Home was now a bit of a pickle. Fay hated the dog, absolutely hated it. In her more introspective moments she could admit that her hatred was a little irrational and unfair to the poor beast who had never actually done anything against her, but the fact was that the dog irritated Fay to no end. It reminded her of her Edgar and while she was not in any way grieving, she was in an inner emotional turmoil where hatred and guilt warred within her. On the outside she tried to be calm and reasonable, and so when the dog reappeared, she accepted that she had to do something with it, so she gave it to little Byron.
Little Byron was definitely in need of a companion. He spend too much time alone, caught in shadow of a strange turmoil of ugly adult emotions he couldn’t actually understand and retreating into a deep self absorption which he would spend the rest of his life in. He could really use a companion who would actually interact with him, emotionally and physically and teach him how to explore and express positive feelings. Pepper would be perfect for this.
Fay had up until that point filled little Byron with such loathing and distrust of both Edgar and his dog that little Byron was afraid of and utterly uncomfortable with Pepper. He shunned the dog. He left food out for it when Fay bothered him to do so, but most of the time it was the kitchen staff who actually remembered to feed the hungry thing. Pepper was left to fend for herself, and so she explored the grounds.
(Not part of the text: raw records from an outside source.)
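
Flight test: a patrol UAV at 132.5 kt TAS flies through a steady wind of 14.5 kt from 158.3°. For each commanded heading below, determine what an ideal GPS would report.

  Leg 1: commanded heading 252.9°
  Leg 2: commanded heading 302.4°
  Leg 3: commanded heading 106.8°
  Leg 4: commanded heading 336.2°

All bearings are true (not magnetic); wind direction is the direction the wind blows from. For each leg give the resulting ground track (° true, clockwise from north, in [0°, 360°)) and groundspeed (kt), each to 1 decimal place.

Leg 1: heading 252.9°; drift +6.2° → track 259.1°, groundspeed 134.4 kt
Leg 2: heading 302.4°; drift +3.4° → track 305.8°, groundspeed 144.5 kt
Leg 3: heading 106.8°; drift -5.3° → track 101.5°, groundspeed 124.0 kt
Leg 4: heading 336.2°; drift +0.2° → track 336.4°, groundspeed 147.0 kt

Leg 1: track=259.1°, groundspeed=134.4 kt
Leg 2: track=305.8°, groundspeed=144.5 kt
Leg 3: track=101.5°, groundspeed=124.0 kt
Leg 4: track=336.4°, groundspeed=147.0 kt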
One day she made her way into the West Wing, a wing where very few ever went. Pepper could smell Fay’s scent lingering in the air, and 2 of the more senior servants telling her that these three people came to this part of the mansion, but no one else. Pepper explored quietly, knowing that if Fay caught her there, she’s probably subject Pepper to a tirade that pepper truly feared. And eventually, Pepper stumbled across something very interesting. A mahogany man.
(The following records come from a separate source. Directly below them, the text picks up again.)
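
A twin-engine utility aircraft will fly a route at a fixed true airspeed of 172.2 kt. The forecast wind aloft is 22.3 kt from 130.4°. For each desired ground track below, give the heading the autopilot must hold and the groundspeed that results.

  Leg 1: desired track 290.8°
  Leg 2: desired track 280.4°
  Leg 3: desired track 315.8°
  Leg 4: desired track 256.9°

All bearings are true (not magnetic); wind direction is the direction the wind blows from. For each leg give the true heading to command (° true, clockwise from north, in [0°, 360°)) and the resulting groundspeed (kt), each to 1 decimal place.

Leg 1: desired track 290.8°; wind correction -2.5° → command heading 288.3°, groundspeed 193.0 kt
Leg 2: desired track 280.4°; wind correction -3.7° → command heading 276.7°, groundspeed 191.2 kt
Leg 3: desired track 315.8°; wind correction +0.7° → command heading 316.5°, groundspeed 194.4 kt
Leg 4: desired track 256.9°; wind correction -6.0° → command heading 250.9°, groundspeed 184.5 kt

Leg 1: heading=288.3°, groundspeed=193.0 kt
Leg 2: heading=276.7°, groundspeed=191.2 kt
Leg 3: heading=316.5°, groundspeed=194.4 kt
Leg 4: heading=250.9°, groundspeed=184.5 kt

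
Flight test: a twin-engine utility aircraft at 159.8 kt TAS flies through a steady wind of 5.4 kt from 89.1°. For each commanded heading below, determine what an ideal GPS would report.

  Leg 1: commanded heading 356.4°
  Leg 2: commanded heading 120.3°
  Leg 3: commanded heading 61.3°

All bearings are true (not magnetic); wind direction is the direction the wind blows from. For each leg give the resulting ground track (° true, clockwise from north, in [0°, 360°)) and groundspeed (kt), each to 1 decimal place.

Leg 1: heading 356.4°; drift -1.9° → track 354.5°, groundspeed 160.1 kt
Leg 2: heading 120.3°; drift +1.0° → track 121.3°, groundspeed 155.2 kt
Leg 3: heading 61.3°; drift -0.9° → track 60.4°, groundspeed 155.0 kt

Leg 1: track=354.5°, groundspeed=160.1 kt
Leg 2: track=121.3°, groundspeed=155.2 kt
Leg 3: track=60.4°, groundspeed=155.0 kt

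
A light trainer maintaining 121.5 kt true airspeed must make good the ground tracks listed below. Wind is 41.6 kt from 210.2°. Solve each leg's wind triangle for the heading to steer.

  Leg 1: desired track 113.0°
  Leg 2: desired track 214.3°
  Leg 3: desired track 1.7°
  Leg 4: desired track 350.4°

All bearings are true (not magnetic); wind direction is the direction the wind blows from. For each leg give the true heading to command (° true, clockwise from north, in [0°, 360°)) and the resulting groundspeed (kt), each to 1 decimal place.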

It had metal bits, too. Pepper got up close. It was so odd. It has absolutely nothing biological to it, no blood, no living scent, and yet… Pepper was sure it was alive. She could smell a soul inside of it. A pleasant one at that. She gave it a lick. The taste of the mahogany was not terrible. She settled down next to it.
This is how Pepper and Jasper became friends.
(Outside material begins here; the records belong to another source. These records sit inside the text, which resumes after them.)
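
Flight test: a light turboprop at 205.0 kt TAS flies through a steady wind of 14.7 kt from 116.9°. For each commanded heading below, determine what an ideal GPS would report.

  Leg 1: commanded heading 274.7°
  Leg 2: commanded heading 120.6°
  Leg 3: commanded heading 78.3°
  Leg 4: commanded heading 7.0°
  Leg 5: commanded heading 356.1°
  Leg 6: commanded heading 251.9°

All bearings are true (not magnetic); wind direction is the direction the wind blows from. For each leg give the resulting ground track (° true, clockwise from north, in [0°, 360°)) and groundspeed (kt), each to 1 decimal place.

Leg 1: track=276.2°, groundspeed=218.7 kt
Leg 2: track=120.9°, groundspeed=190.3 kt
Leg 3: track=75.6°, groundspeed=193.7 kt
Leg 4: track=3.2°, groundspeed=210.5 kt
Leg 5: track=352.7°, groundspeed=212.9 kt
Leg 6: track=254.7°, groundspeed=215.6 kt

Leg 1: heading 274.7°; drift +1.5° → track 276.2°, groundspeed 218.7 kt
Leg 2: heading 120.6°; drift +0.3° → track 120.9°, groundspeed 190.3 kt
Leg 3: heading 78.3°; drift -2.7° → track 75.6°, groundspeed 193.7 kt
Leg 4: heading 7.0°; drift -3.8° → track 3.2°, groundspeed 210.5 kt
Leg 5: heading 356.1°; drift -3.4° → track 352.7°, groundspeed 212.9 kt
Leg 6: heading 251.9°; drift +2.8° → track 254.7°, groundspeed 215.6 kt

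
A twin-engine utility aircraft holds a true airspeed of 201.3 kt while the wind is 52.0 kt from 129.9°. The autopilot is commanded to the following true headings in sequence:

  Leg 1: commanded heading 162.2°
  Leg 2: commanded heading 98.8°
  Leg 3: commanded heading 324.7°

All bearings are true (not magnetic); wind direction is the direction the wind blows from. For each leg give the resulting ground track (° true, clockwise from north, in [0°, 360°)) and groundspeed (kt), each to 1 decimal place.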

Every day Pepper would sneak in and spend the afternoon with Jasper. They would sit together, staring out the window at the well maintained grounds and listen to talk radio. Sometimes Jasper would play a waltz channel. He loved waltzes and Pepper grew to recognize and like them too. If she lay her head on his lap he, with effort, learned how to pet her head just a littler bit. It wasn’t anything that felt exceptionally wonderful, but for Pepper it was the thought that counted.
One afternoon, as they were hanging out, Pepper caught a roach crawling across Jasper. Appalled at the indignity, she got up on her forepaws and tried to use her teeth to grab and crush the roach. She was mashing her head and teeth into Jasper’s torso to accomplish this when Fay walked in and saw her.
The screech was heard across the grounds.
Fay would absolutely have killed the dog then and there. She chased Pepper out of the house, throwing whatever she could grab, but holding onto a candlestick from within Jasper’s room so that when she caught up to Pepper she could beat the foul beast into its grave. They ran across the lawn and she screamed for the servants to help her, to get the gun and shoot the thing.
Pepper outran them but didn’t know where to go or what to do.
The cook had come out to see what all the fuss was about. The cook, who fed Pepper every night out back, caught the fleeing dog’s eye. The cook calmly went over the service entrance leading to and from the property, opened the door and stood there.
Pepper saw this, bounded over and was soon gone from the property, her only home, where she was never to return. As she ran through the door the cook whispered “Good luck”, then closed the door and calmly walked back into the kitchen.